The South American twist-necked turtles, Platemys platycephala, are the last remaining turtles in the genus Platemys. The other previous members have been recently reclassified (1985) into the genus Acanthochelys. Like many other South American turtles, Platemys are pleurodires or side-necked turtles. The species name, platycephala, is derived from the Greek roots platys (flat) and kephale (head) and thus literally means flat-headed or flat-shelled turtle. According to Pritchard, the common name twist-necked turtle is apparently from the Guyanan word cashipan.

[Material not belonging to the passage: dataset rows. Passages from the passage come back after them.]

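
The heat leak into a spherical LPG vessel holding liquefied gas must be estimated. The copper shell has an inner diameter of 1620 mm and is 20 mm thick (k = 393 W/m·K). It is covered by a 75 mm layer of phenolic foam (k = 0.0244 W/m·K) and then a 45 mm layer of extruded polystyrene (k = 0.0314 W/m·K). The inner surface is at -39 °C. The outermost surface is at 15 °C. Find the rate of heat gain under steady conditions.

For a spherical shell R = (1/r₁ − 1/r₂)/(4πk); film R = 1/(h·4πr²). In series:
R_copper shell = (1/0.81 − 1/0.83)/(4π×393) = 6.024×10^-6 K/W
R_phenolic foam = (1/0.83 − 1/0.905)/(4π×0.0244) = 0.3256 K/W
R_extruded polystyrene = (1/0.905 − 1/0.95)/(4π×0.0314) = 0.1326 K/W
R_total = 0.4583 K/W
Q = ΔT/R_total = 54/0.4583

Q ≈ 118 W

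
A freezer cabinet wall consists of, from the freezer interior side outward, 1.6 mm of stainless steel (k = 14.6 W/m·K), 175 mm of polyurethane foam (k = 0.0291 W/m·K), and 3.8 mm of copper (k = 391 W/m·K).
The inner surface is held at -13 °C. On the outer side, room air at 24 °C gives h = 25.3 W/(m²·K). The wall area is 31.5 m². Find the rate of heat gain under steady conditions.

Thermal resistances in series:
R_stainless steel = L/(kA) = 0.0016/(14.6×31.5) = 3.479×10^-6 K/W
R_polyurethane foam = L/(kA) = 0.175/(0.0291×31.5) = 0.1909 K/W
R_copper = L/(kA) = 0.0038/(391×31.5) = 3.085×10^-7 K/W
R_outer film = 1/(h_o·A) = 1/(25.3×31.5) = 0.001255 K/W
R_total = 0.1922 K/W
Q = ΔT / R_total = 37 / 0.1922

Q ≈ 193 W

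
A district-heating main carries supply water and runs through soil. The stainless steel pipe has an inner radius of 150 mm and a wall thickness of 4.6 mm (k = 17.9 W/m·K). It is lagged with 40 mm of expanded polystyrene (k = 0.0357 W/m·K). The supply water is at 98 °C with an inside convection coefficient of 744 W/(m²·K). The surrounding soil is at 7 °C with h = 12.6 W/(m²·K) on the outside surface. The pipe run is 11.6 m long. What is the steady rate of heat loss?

Q ≈ 966 W

Cylindrical conduction, so R = ln(r₂/r₁)/(2πkL) per layer, in series:
R_inner film = 1/(h_i·2πr₁L) = 1/(744×2π×0.15×11.6) = 1.229×10^-4 K/W
R_stainless steel pipe wall = ln(154.6/150)/(2π×17.9×11.6) = 2.315×10^-5 K/W
R_expanded polystyrene = ln(194.6/154.6)/(2π×0.0357×11.6) = 0.08843 K/W
R_outer film = 1/(h_o·2πr_oL) = 1/(12.6×2π×0.1946×11.6) = 0.005596 K/W
R_total = 0.09418 K/W
Q = ΔT/R_total = 91/0.09418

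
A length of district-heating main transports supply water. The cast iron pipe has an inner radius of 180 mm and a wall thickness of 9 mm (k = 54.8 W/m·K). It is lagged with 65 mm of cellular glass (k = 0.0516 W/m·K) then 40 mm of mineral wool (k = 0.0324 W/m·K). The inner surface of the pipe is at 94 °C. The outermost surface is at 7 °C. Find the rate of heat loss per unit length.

q′ ≈ 53.4 W/m

Per-layer cylindrical resistances, series-summed:
R_cast iron pipe wall = ln(189/180)/(2π×54.8×1) = 1.417×10^-4 K/W
R_cellular glass = ln(254/189)/(2π×0.0516×1) = 0.9117 K/W
R_mineral wool = ln(294/254)/(2π×0.0324×1) = 0.7184 K/W
R_total = 1.63 K/W
Q = ΔT/R_total = 87/1.63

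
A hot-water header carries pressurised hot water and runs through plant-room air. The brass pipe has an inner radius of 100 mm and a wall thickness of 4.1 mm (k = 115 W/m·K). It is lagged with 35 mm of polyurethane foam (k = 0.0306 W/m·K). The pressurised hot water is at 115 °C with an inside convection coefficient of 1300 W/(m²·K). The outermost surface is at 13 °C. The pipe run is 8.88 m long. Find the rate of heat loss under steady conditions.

Cylindrical conduction, so R = ln(r₂/r₁)/(2πkL) per layer, in series:
R_inner film = 1/(h_i·2πr₁L) = 1/(1300×2π×0.1×8.88) = 1.379×10^-4 K/W
R_brass pipe wall = ln(104.1/100)/(2π×115×8.88) = 6.262×10^-6 K/W
R_polyurethane foam = ln(139.1/104.1)/(2π×0.0306×8.88) = 0.1698 K/W
R_total = 0.1699 K/W
Q = ΔT/R_total = 102/0.1699

Q ≈ 600 W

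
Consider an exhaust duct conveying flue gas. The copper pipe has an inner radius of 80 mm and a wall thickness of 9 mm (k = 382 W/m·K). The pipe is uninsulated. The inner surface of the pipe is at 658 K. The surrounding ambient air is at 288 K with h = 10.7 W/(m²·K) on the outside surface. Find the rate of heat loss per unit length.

Per-layer cylindrical resistances, series-summed:
R_copper pipe wall = ln(89/80)/(2π×382×1) = 4.442×10^-5 K/W
R_outer film = 1/(h_o·2πr_oL) = 1/(10.7×2π×0.089×1) = 0.1671 K/W
R_total = 0.1672 K/W
Q = ΔT/R_total = 370/0.1672

q′ ≈ 2210 W/m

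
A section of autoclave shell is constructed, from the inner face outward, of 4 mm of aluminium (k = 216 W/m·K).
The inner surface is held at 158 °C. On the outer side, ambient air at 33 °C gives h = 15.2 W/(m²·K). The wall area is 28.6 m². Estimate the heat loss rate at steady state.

Q ≈ 54300 W

Treating each layer as a thermal resistance in series:
R_aluminium = L/(kA) = 0.004/(216×28.6) = 6.475×10^-7 K/W
R_outer film = 1/(h_o·A) = 1/(15.2×28.6) = 0.0023 K/W
R_total = 0.002301 K/W
Q = ΔT / R_total = 125 / 0.002301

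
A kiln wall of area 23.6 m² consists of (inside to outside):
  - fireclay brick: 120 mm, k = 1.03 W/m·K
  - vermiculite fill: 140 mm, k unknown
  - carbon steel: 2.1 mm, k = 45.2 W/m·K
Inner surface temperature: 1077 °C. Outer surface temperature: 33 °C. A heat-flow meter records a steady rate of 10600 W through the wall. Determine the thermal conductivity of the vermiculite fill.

Series thermal resistances:
R_fireclay brick = L/(kA) = 0.12/(1.03×23.6) = 0.004937 K/W
R_carbon steel = L/(kA) = 0.0021/(45.2×23.6) = 1.969×10^-6 K/W
Sum of known resistances R_other = 0.004939 K/W
Total R = ΔT/Q = 1044/10600 = 0.09849 K/W
R_vermiculite fill = R_total − R_other = 0.09355 K/W
k = L/(R·A) = 0.14/(0.09355×23.6)

k ≈ 0.0634 W/(m·K)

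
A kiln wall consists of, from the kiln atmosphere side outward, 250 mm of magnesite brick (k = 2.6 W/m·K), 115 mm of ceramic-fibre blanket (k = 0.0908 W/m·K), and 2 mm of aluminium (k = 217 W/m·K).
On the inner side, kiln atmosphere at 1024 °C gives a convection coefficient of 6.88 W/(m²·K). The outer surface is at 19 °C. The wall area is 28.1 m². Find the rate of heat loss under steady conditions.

Treating each layer as a thermal resistance in series:
R_inner film = 1/(h_i·A) = 1/(6.88×28.1) = 0.005173 K/W
R_magnesite brick = L/(kA) = 0.25/(2.6×28.1) = 0.003422 K/W
R_ceramic-fibre blanket = L/(kA) = 0.115/(0.0908×28.1) = 0.04507 K/W
R_aluminium = L/(kA) = 0.002/(217×28.1) = 3.28×10^-7 K/W
R_total = 0.05367 K/W
Q = ΔT / R_total = 1005 / 0.05367

Q ≈ 18700 W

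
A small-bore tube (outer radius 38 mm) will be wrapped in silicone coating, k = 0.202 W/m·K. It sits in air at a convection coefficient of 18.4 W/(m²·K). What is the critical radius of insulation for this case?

For a cylinder r_cr = k/h = 0.202/18.4
r_cr = 11 mm; since the bare radius (38 mm) is above r_cr, any added insulation will reduce heat loss.

r_cr ≈ 11 mm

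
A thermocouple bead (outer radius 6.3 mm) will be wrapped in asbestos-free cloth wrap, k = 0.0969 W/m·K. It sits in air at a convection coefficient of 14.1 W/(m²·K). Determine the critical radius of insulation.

For a sphere r_cr = 2k/h = 2×0.0969/14.1
r_cr = 13.7 mm; since the bare radius (6.3 mm) is below r_cr, adding a thin layer of insulation will *increase* heat loss.

r_cr ≈ 13.7 mm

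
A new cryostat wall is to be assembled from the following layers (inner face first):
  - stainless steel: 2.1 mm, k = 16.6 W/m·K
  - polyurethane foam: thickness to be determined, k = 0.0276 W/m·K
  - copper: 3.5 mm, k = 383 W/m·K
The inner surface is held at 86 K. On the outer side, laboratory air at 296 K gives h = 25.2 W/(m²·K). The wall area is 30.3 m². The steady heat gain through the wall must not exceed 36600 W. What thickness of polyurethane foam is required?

Series thermal resistances:
R_stainless steel = L/(kA) = 0.0021/(16.6×30.3) = 4.175×10^-6 K/W
R_copper = L/(kA) = 0.0035/(383×30.3) = 3.016×10^-7 K/W
R_outer film = 1/(h_o·A) = 1/(25.2×30.3) = 0.00131 K/W
Sum of the known resistances R_other = 0.001314 K/W
Required total resistance R_tot = ΔT/Q_allow = 210/36600 = 0.005738 K/W
R_polyurethane foam = R_tot − R_other = 0.004424 K/W
L = R·k·A = 0.004424×0.0276×30.3

L ≈ 3.7 mm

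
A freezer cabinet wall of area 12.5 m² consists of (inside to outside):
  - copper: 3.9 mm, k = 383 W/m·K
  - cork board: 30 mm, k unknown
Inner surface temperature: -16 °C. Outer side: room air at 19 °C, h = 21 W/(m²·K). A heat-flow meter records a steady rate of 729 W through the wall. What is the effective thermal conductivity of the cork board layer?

Treating each layer as a thermal resistance in series:
R_copper = L/(kA) = 0.0039/(383×12.5) = 8.146×10^-7 K/W
R_outer film = 1/(h_o·A) = 1/(21×12.5) = 0.00381 K/W
Sum of known resistances R_other = 0.00381 K/W
Total R = ΔT/Q = 35/729 = 0.04801 K/W
R_cork board = R_total − R_other = 0.0442 K/W
k = L/(R·A) = 0.03/(0.0442×12.5)

k ≈ 0.0543 W/(m·K)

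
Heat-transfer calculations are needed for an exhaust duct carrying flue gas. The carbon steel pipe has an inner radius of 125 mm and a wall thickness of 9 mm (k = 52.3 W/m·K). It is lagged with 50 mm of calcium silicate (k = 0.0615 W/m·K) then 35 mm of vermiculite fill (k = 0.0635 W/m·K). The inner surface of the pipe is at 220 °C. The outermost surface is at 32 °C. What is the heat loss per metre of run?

q′ ≈ 150 W/m

Cylindrical conduction, so R = ln(r₂/r₁)/(2πkL) per layer, in series:
R_carbon steel pipe wall = ln(134/125)/(2π×52.3×1) = 2.116×10^-4 K/W
R_calcium silicate = ln(184/134)/(2π×0.0615×1) = 0.8206 K/W
R_vermiculite fill = ln(219/184)/(2π×0.0635×1) = 0.4365 K/W
R_total = 1.257 K/W
Q = ΔT/R_total = 188/1.257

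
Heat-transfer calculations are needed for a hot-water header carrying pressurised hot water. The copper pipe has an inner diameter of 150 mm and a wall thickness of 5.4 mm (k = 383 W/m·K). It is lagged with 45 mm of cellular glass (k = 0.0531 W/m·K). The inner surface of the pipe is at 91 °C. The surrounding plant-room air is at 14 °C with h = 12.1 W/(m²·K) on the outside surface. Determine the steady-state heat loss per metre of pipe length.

Cylindrical conduction, so R = ln(r₂/r₁)/(2πkL) per layer, in series:
R_copper pipe wall = ln(80.4/75)/(2π×383×1) = 2.889×10^-5 K/W
R_cellular glass = ln(125.4/80.4)/(2π×0.0531×1) = 1.332 K/W
R_outer film = 1/(h_o·2πr_oL) = 1/(12.1×2π×0.1254×1) = 0.1049 K/W
R_total = 1.437 K/W
Q = ΔT/R_total = 77/1.437

q′ ≈ 53.6 W/m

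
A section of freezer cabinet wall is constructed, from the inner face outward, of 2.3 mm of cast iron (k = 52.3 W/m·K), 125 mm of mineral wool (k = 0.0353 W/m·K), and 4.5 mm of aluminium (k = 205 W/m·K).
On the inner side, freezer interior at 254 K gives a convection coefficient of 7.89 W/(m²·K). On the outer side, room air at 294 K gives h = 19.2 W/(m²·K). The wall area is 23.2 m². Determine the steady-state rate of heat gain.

Thermal resistances in series:
R_inner film = 1/(h_i·A) = 1/(7.89×23.2) = 0.005463 K/W
R_cast iron = L/(kA) = 0.0023/(52.3×23.2) = 1.896×10^-6 K/W
R_mineral wool = L/(kA) = 0.125/(0.0353×23.2) = 0.1526 K/W
R_aluminium = L/(kA) = 0.0045/(205×23.2) = 9.462×10^-7 K/W
R_outer film = 1/(h_o·A) = 1/(19.2×23.2) = 0.002245 K/W
R_total = 0.1603 K/W
Q = ΔT / R_total = 40 / 0.1603

Q ≈ 249 W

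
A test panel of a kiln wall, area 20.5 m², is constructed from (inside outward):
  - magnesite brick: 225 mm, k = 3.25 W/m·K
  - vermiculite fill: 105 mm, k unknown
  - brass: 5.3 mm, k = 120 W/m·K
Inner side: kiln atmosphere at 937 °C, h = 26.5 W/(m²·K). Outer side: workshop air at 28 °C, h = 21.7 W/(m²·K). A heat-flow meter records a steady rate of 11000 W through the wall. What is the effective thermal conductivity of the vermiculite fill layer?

k ≈ 0.0681 W/(m·K)

Model the wall as resistances in series:
R_inner film = 1/(h_i·A) = 1/(26.5×20.5) = 0.001841 K/W
R_magnesite brick = L/(kA) = 0.225/(3.25×20.5) = 0.003377 K/W
R_brass = L/(kA) = 0.0053/(120×20.5) = 2.154×10^-6 K/W
R_outer film = 1/(h_o·A) = 1/(21.7×20.5) = 0.002248 K/W
Sum of known resistances R_other = 0.007468 K/W
Total R = ΔT/Q = 909/11000 = 0.08264 K/W
R_vermiculite fill = R_total − R_other = 0.07517 K/W
k = L/(R·A) = 0.105/(0.07517×20.5)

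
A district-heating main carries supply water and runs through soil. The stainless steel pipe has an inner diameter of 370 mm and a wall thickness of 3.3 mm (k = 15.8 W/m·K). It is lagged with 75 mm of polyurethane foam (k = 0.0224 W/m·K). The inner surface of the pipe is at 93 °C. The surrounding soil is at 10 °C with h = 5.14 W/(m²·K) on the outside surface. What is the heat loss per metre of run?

Per-layer cylindrical resistances, series-summed:
R_stainless steel pipe wall = ln(188.3/185)/(2π×15.8×1) = 1.781×10^-4 K/W
R_polyurethane foam = ln(263.3/188.3)/(2π×0.0224×1) = 2.382 K/W
R_outer film = 1/(h_o·2πr_oL) = 1/(5.14×2π×0.2633×1) = 0.1176 K/W
R_total = 2.5 K/W
Q = ΔT/R_total = 83/2.5

q′ ≈ 33.2 W/m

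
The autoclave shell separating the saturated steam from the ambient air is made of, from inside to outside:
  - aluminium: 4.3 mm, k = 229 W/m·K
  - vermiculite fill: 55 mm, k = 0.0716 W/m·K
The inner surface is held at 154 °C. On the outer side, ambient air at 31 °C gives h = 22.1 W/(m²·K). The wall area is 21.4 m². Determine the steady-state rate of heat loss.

Q ≈ 3240 W

Model the wall as resistances in series:
R_aluminium = L/(kA) = 0.0043/(229×21.4) = 8.774×10^-7 K/W
R_vermiculite fill = L/(kA) = 0.055/(0.0716×21.4) = 0.0359 K/W
R_outer film = 1/(h_o·A) = 1/(22.1×21.4) = 0.002114 K/W
R_total = 0.03801 K/W
Q = ΔT / R_total = 123 / 0.03801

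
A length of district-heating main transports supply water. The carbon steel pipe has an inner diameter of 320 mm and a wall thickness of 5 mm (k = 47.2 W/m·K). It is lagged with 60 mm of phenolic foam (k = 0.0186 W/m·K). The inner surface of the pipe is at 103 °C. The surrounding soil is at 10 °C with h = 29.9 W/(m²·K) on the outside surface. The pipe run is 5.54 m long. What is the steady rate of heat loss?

Treating each annulus and film as a series resistance:
R_carbon steel pipe wall = ln(165/160)/(2π×47.2×5.54) = 1.873×10^-5 K/W
R_phenolic foam = ln(225/165)/(2π×0.0186×5.54) = 0.479 K/W
R_outer film = 1/(h_o·2πr_oL) = 1/(29.9×2π×0.225×5.54) = 0.00427 K/W
R_total = 0.4833 K/W
Q = ΔT/R_total = 93/0.4833

Q ≈ 192 W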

There are two recognized subspecies, Platemys platycephala platycephala and P. platycephala melanonota. The sub-specific name melanonota is from the Greek root melas meaning black. My experience and this article deal exclusively with Platemys platycephala platycephala.
Their range includes most of the northern half of South America, including: the Orinoco to all but the upper Amazon basin in Venezuela, Columbia, eastern Ecuador, Peru, northern Bolivia, the Guianas and northern Brazil.
As suggested by its scientific name, the twist-necked turtle has a very flat head and carapace. The carapace is oval in shape and has a broad median groove created by two keels running virtually the entire length of the carapace. This double keel is very distinctive. The carapace coloration of my three specimens is an unusual patchwork of light to dark browns with streaks of black. The plastron is uniformly dark brown or black with a yellowish rim that extends to the marginal scutes. The flat head is a dull orange in color, and the neck is covered with tubercles that diminish in size toward the base of the neck. The skin on top of the head is smooth and undivided, without large scales. The remainder of the skin is very dark or black and the legs are covered with large black scales. The legs and feet have the appearance one usually associates with a turtle that spends a good deal of time on land.
Adults reach a maximum length of about 6 inches, with tail size being the best indicator of gender (longer and thicker for males, of course). Mating takes place year-round with the females laying 4-6 eggs, sometimes quite a distance from water.
Pritchard writes that the twist-necked turtle is basically aquatic but is quite often found wandering on land after rain. (If mine waited for rain before they went walking around we'd never see them...). My Platemys p. platycephala spend as much time on land as they do in the water, maybe more.